HEADQUARTERS DEPARTMENT OF PENNSYLVANIA,
Fort McHenry, Md., August 9, 1861.
Colonel E. D. TOWNSEND,
Assistant Adjutant-General, Headquarters of the Army.
COLONEL: The man who is supposed to have sot one of the pickets south of the Relay House is in custody but there is no proof against him. The captain who made the examination has been here and the evidence which is purely circumstantial would not be sufficient I am satisfied to sustain an indictment by a grand jury. The soldier received a ball in his wrist and there was some apprehension that he would lose his hand. I have thought it best to hold the suspected person a few days longer with the hope-a faint one as I think-of procuring additional testimony. If I get none I propose to deliver him to the civil authorities unless the general-in-chief advises otherwise.
My own view of the proper course in regard to persons taken into custody by military force is not to hold them unless we have evidence sufficient to convict them before a court of competent jurisdiction. Whether in the condition of the judiciary in this portion of my department they shoul even with such evidence be surrendered for trial at this time is another question on which considerations of the public safety may have some influence. But if such evidence is absolutely wanting I suppose we should not hesitate either to release them or give them over to the prosecuring attorney to be disposed of as he may think proper.
I am, very respectfully, yours,
JOHN A. DIX,
HEADQUARTERS DIVISION OF THE POTOMAC,
August 20, 1861.
Major General JOHN A. DIX,
Commanding, &c., Baltimore, Md.
GENERAL: * * * Before many days some place will be designated where prisoners of this description can be sent for safe-keeping until everything is settled. When there is good reason to suppose that persons are giving aid and comfort to the enemy they should be arrested even when there is a want of positive proof of their guilt.
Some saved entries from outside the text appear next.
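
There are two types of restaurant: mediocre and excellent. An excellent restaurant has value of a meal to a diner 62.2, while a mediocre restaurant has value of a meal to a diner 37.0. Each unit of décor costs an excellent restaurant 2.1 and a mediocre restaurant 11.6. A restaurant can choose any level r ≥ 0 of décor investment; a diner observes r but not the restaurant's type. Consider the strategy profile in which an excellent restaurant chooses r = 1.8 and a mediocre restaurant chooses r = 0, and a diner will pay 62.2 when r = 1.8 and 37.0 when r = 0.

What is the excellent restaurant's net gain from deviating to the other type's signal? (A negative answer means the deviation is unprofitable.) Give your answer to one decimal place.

Playing r = 1.8 the excellent restaurant receives 62.2 − 2.1 × 1.8 = 58.42.
Deviating to r = 0 yields 37.0 instead.
Gain from deviating: 37.0 − 58.42 = -21.42, i.e. -21.4 to one decimal place.
The gain is negative, so the excellent type's incentive-compatibility constraint is satisfied.

-21.4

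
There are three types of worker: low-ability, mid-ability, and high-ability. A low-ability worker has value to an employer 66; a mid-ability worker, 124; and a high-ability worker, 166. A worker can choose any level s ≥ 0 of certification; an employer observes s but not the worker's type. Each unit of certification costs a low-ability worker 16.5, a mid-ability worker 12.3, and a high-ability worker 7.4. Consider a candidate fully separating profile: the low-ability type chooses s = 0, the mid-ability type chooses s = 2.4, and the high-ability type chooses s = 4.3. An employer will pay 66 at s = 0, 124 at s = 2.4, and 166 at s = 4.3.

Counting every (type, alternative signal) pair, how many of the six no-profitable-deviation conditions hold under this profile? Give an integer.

High-ability (own payoff 166 − 7.4×4.3 = 134.18): to s=0 gives 66 → no gain ✓; to s=2.4 gives 124 − 7.4×2.4 = 106.24 → no gain ✓.
Low-ability (own payoff 66): to s=2.4 gives 124 − 16.5×2.4 = 84.4 → profitable ✗; to s=4.3 gives 166 − 16.5×4.3 = 95.05 → profitable ✗.
Mid-ability (own payoff 124 − 12.3×2.4 = 94.48): to s=0 gives 66 → no gain ✓; to s=4.3 gives 166 − 12.3×4.3 = 113.11 → profitable ✗.
3 of the 6 constraints hold; not an equilibrium.

3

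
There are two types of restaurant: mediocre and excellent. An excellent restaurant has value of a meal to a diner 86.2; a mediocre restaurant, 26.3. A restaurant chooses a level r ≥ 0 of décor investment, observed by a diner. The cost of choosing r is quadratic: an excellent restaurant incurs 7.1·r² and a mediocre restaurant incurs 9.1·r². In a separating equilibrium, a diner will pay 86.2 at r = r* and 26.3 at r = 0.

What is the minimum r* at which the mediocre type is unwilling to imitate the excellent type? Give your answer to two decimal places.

The mediocre type at r = 0 receives 26.3; imitating at r* yields 86.2 − 9.1·r*².
Indifference: 26.3 = 86.2 − 9.1·r*², so r*² = (86.2 − 26.3) / 9.1 ≈ 6.5824.
r* = √6.5824 ≈ 2.57.

2.57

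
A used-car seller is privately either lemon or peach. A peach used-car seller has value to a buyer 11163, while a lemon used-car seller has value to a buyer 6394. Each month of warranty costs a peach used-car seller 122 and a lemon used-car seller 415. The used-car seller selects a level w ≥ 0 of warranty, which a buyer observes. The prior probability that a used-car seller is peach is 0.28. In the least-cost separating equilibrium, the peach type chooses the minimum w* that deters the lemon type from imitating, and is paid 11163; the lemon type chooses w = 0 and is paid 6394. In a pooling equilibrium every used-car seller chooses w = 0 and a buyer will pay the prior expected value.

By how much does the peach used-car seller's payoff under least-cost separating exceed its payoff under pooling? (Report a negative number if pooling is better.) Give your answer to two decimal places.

2031.71

Least-cost separating signal: w* solves 6394 = 11163 − 415·w*, so w* = (11163 − 6394)/415 ≈ 11.4916.
Peach type's separating payoff: 11163 − 122 × w* = 11163 − 122 × (11163 − 6394)/415 = 11163 − 581818/415 ≈ 9761.0289.
Pooling payoff: 0.28 × 11163 + 0.72 × 6394 = 7729.32.
Difference: 9761.0289 − 7729.32 = 2031.7089, i.e. 2031.71 to two decimal places.
The peach type prefers to separate.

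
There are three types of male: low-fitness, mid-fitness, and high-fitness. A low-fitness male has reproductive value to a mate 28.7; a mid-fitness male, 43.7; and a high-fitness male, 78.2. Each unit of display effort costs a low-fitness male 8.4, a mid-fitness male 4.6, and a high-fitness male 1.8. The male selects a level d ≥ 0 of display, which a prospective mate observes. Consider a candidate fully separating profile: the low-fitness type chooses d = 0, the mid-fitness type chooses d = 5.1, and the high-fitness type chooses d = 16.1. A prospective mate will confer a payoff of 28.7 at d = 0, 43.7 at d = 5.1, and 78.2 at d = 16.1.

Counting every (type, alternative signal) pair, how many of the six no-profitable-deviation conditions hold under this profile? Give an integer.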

I am, sir, very respectfully, your obedient servant,
A. V. COLBURN,
FORT McHENRY, August 25, 1861.
MY DEAR GENERAL: I inclose a letter addressed to me* by the Rev. A. Cleveland Coxe, rector of Grace Church in this city. He is a strong Union man and is therefore entitled to a respectful hearing. His letter is private, but is refers to you and therefore I take the liberty of sending it. There was an article in the Clipper (communicated) and another in the New York Herald (from a letter-writter or correspondent) commanding of my clemency in regard to the twenty-three State prisoners who passed through this city to Fort Monroe.